Why are holidays almost always based on two people sharing? Not everyone is partnered. My friend M decided she wanted to sail down the Danube to the Black Sea to inspect the wildlife in the estuary. She wanted company and it seemed a splendid journey to make but getting separate cabins rendered an already expensive trip prohibitive so we are not going. Even Saga, which caters for the likes of us, failed to come up with a solution. So no river cruise holiday ahead with them although they do run holidays for singles.
The result of searching online is that we have both been deluged on Facebook with advertisements from holiday cruise companies – proof if it were needed that big brothers and sisters clearly follow one in today's world. The trouble is that the ads lead one to sites where in next to no time one is confronted either with a trip one does not want to go on, or having to talk to someone from the company – possibly a robot. It has become something of a nightmare.
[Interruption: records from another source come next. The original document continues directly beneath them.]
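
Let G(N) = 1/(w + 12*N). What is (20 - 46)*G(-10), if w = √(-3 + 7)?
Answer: 13/59 ≈ 0.22034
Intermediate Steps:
w = 2 (w = √4 = 2)
G(N) = 1/(2 + 12*N)
(20 - 46)*G(-10) = (20 - 46)*(1/(2*(1 + 6*(-10)))) = -13/(1 - 60) = -13/(-59) = -13*(-1)/59 = -26*(-1/118) = 13/59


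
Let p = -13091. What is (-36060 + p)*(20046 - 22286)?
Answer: 110098240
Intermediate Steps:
(-36060 + p)*(20046 - 22286) = (-36060 - 13091)*(20046 - 22286) = -49151*(-2240) = 110098240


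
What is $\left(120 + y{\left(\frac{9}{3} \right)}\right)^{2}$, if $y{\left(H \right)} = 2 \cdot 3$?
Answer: $15876$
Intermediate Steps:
$y{\left(H \right)} = 6$
$\left(120 + y{\left(\frac{9}{3} \right)}\right)^{2} = \left(120 + 6\right)^{2} = 126^{2} = 15876$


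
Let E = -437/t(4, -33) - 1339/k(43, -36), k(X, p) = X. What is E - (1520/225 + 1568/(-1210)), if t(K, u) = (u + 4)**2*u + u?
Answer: -7212131363/197141670 ≈ -36.583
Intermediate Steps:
t(K, u) = u + u*(4 + u)**2 (t(K, u) = (4 + u)**2*u + u = u*(4 + u)**2 + u = u + u*(4 + u)**2)
E = -37186663/1194798 (E = -437*(-1/(33*(1 + (4 - 33)**2))) - 1339/43 = -437*(-1/(33*(1 + (-29)**2))) - 1339*1/43 = -437*(-1/(33*(1 + 841))) - 1339/43 = -437/((-33*842)) - 1339/43 = -437/(-27786) - 1339/43 = -437*(-1/27786) - 1339/43 = 437/27786 - 1339/43 = -37186663/1194798 ≈ -31.124)
E - (1520/225 + 1568/(-1210)) = -37186663/1194798 - (1520/225 + 1568/(-1210)) = -37186663/1194798 - (1520*(1/225) + 1568*(-1/1210)) = -37186663/1194798 - (304/45 - 784/605) = -37186663/1194798 - 1*29728/5445 = -37186663/1194798 - 29728/5445 = -7212131363/197141670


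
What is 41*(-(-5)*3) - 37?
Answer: 578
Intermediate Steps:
41*(-(-5)*3) - 37 = 41*(-5*(-3)) - 37 = 41*15 - 37 = 615 - 37 = 578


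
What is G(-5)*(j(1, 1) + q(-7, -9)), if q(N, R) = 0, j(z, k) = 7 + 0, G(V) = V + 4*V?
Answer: -175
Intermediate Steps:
G(V) = 5*V
j(z, k) = 7
G(-5)*(j(1, 1) + q(-7, -9)) = (5*(-5))*(7 + 0) = -25*7 = -175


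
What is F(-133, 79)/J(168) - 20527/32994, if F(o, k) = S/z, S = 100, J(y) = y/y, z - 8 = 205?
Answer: -27509/180198 ≈ -0.15266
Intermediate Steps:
z = 213 (z = 8 + 205 = 213)
J(y) = 1
F(o, k) = 100/213
F(-133, 79)/J(168) - 20527/32994 = (100/213)/1 - 20527/32994 = (100/213)*1 - 20527*1/32994 = 100/213 - 1579/2538 = -27509/180198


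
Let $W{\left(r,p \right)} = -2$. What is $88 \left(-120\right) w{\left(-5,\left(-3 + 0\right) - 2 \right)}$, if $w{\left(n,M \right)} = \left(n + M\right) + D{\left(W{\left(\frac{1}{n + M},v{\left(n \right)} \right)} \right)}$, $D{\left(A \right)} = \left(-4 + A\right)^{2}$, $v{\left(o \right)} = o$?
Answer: $-274560$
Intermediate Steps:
$w{\left(n,M \right)} = 36 + M + n$ ($w{\left(n,M \right)} = \left(n + M\right) + \left(-4 - 2\right)^{2} = \left(M + n\right) + \left(-6\right)^{2} = \left(M + n\right) + 36 = 36 + M + n$)
$88 \left(-120\right) w{\left(-5,\left(-3 + 0\right) - 2 \right)} = 88 \left(-120\right) \left(36 + \left(\left(-3 + 0\right) - 2\right) - 5\right) = - 10560 \left(36 - 5 - 5\right) = \left(-10560\right) 26 = -274560$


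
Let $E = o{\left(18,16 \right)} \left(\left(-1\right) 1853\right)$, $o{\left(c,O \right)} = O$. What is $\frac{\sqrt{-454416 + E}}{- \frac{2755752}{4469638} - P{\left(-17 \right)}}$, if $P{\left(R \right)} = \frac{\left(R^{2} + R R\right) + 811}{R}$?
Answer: $\frac{151967692 i \sqrt{30254}}{3080739699} \approx 8.58 i$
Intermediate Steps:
$P{\left(R \right)} = \frac{811 + 2 R^{2}}{R}$ ($P{\left(R \right)} = \frac{\left(R^{2} + R^{2}\right) + 811}{R} = \frac{2 R^{2} + 811}{R} = \frac{811 + 2 R^{2}}{R}$)
$E = -29648$ ($E = 16 \left(\left(-1\right) 1853\right) = 16 \left(-1853\right) = -29648$)
$\frac{\sqrt{-454416 + E}}{- \frac{2755752}{4469638} - P{\left(-17 \right)}} = \frac{\sqrt{-454416 - 29648}}{- \frac{2755752}{4469638} - \left(2 \left(-17\right) + \frac{811}{-17}\right)} = \frac{\sqrt{-484064}}{\left(-2755752\right) \frac{1}{4469638} - \left(-34 + 811 \left(- \frac{1}{17}\right)\right)} = \frac{4 i \sqrt{30254}}{- \frac{1377876}{2234819} - \left(-34 - \frac{811}{17}\right)} = \frac{4 i \sqrt{30254}}{- \frac{1377876}{2234819} - - \frac{1389}{17}} = \frac{4 i \sqrt{30254}}{- \frac{1377876}{2234819} + \frac{1389}{17}} = \frac{4 i \sqrt{30254}}{\frac{3080739699}{37991923}} = 4 i \sqrt{30254} \cdot \frac{37991923}{3080739699} = \frac{151967692 i \sqrt{30254}}{3080739699}$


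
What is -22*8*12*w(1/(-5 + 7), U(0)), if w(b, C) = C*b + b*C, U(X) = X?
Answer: 0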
M has now turned her attention to visiting Kirkwall, which seemed a good idea and, hey presto, up came the advertisements all catering for couples. Once you suggest it is for two singles, up go the prices. I decided to do the booking myself and guess what – it is cheaper by several hundred pounds to book a return flight to Kirkwall from London and a two-bedroom holiday apartment there for a week. Admittedly that does not include the dinners and breakfasts of the package deals but it is money one would spend living at home anyway.
We will spend an afternoon online making our bookings. As to when we make the trip, that depends on my surviving my first holiday of the year as I am heading at the end of this month, walking stick in hand, wheeled suitcase at my heels, to Slovenia, Croatia and Italy. I have a milestone birthday I intend to celebrate in Venice in May, that city being the first foreign city I visited as single traveller. The first foreign city was actually Paris but that was on a school trip so it doesn't count. The flights and the hotels are booked – there never seems a problem about single accommodation – and the bits in between are about to be booked.
In this changing world, one does long for the age of the friendly local travel agent one could sit down with and discuss the options.